Sanbar is currently the exchange's public interest director as well as financial and cultural consigliere to the Kingdom Holding Co., the private investment vehicle of Saudi billionaire Prince Alaweed bin Talal. The Prince is the largest individual shareholder of Citigroup and one of the largest individual owners of stock in the world.

"It's interesting that this exchange has garnered so much interest," said Sanbar, speaking on a satellite phone from Riyadh, Saudi Arabia. "Especially considering it's barely been more than a year since its inception.

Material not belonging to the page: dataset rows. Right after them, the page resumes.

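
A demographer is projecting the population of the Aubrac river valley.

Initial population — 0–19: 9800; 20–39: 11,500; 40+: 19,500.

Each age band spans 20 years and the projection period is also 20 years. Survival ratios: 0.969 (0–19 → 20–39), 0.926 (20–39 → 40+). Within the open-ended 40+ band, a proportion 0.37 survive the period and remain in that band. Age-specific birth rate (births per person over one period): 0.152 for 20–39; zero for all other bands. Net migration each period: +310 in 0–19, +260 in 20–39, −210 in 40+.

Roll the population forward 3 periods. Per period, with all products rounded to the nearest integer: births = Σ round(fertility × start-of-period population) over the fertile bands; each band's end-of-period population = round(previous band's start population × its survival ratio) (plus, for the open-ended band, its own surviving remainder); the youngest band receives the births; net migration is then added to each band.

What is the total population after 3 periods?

After projecting period 1:
Births: 11500 × 0.152 = 1748
20–39: 9800 × 0.969 = 9496
40+: 11500 × 0.926 + 19500 × 0.37 = 10649 + 7215 = 17864
Net migration: 0–19 + 310 → 2058; 20–39 + 260 → 9756; 40+ − 210 → 17654
→ [2058, 9756, 17654]
After projecting period 2:
Births: 9756 × 0.152 = 1483
20–39: 2058 × 0.969 = 1994
40+: 9756 × 0.926 + 17654 × 0.37 = 9034 + 6532 = 15566
Net migration: 0–19 + 310 → 1793; 20–39 + 260 → 2254; 40+ − 210 → 15356
→ [1793, 2254, 15356]
After projecting period 3:
Births: 2254 × 0.152 = 343
20–39: 1793 × 0.969 = 1737
40+: 2254 × 0.926 + 15356 × 0.37 = 2087 + 5682 = 7769
Net migration: 0–19 + 310 → 653; 20–39 + 260 → 1997; 40+ − 210 → 7559
→ [653, 1997, 7559]
Total after period 3: 653 + 1997 + 7559 = 10209

10209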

But it's fitting because Dubai has a Hong Kong feel to it as a financial center as well as an increasingly Western-leaning personality as an international city."

Sanbar said the exchange, which had a total market value of $21 billion last year, doesn't now have any U.S. listings but aims to attract American firms. As part of the American strategy, Sanbar will look to leverage his relationship with the business community in Los Angeles.

The exchange's expansion is happening rapidly as just last week DIFX entered into a joint venture with Clearstream, a German trade services firm the largest in the world that will allow DIFX to create more dual listings, streamline its trading data and attract more traders, companies and institutional investors.

Moreover, with a combined listing and annual fee of $15,000, Sanbar expects to attract lots of small cap companies.

Exchanges in "Canada, England, Germany and Dubai are all much lower in cost than the Nasdaq and the New York Stock Exchange," said Whyte. "A family of investors in the company we're working with suggested Dubai to us, and we're taking a serious look at a listing over there because of the low listing cost and low regulatory burdens."

Whyte, who is also president of the Los Angeles Venture Association, a trade group for venture capitalists, wouldn't reveal the name of his local client.

Sanbar, meanwhile, is careful not to overstate DIFX's attraction.

"My advice to most small American companies right now is that if it's not in your strategic advantage to list in Dubai, you should probably look at AIM in London or Toronto or stay private for the time being," he said.

"Today we're still small and have an immediate interest in focusing on the region. But with the global economy being the way it is, there are always pleasant surprises."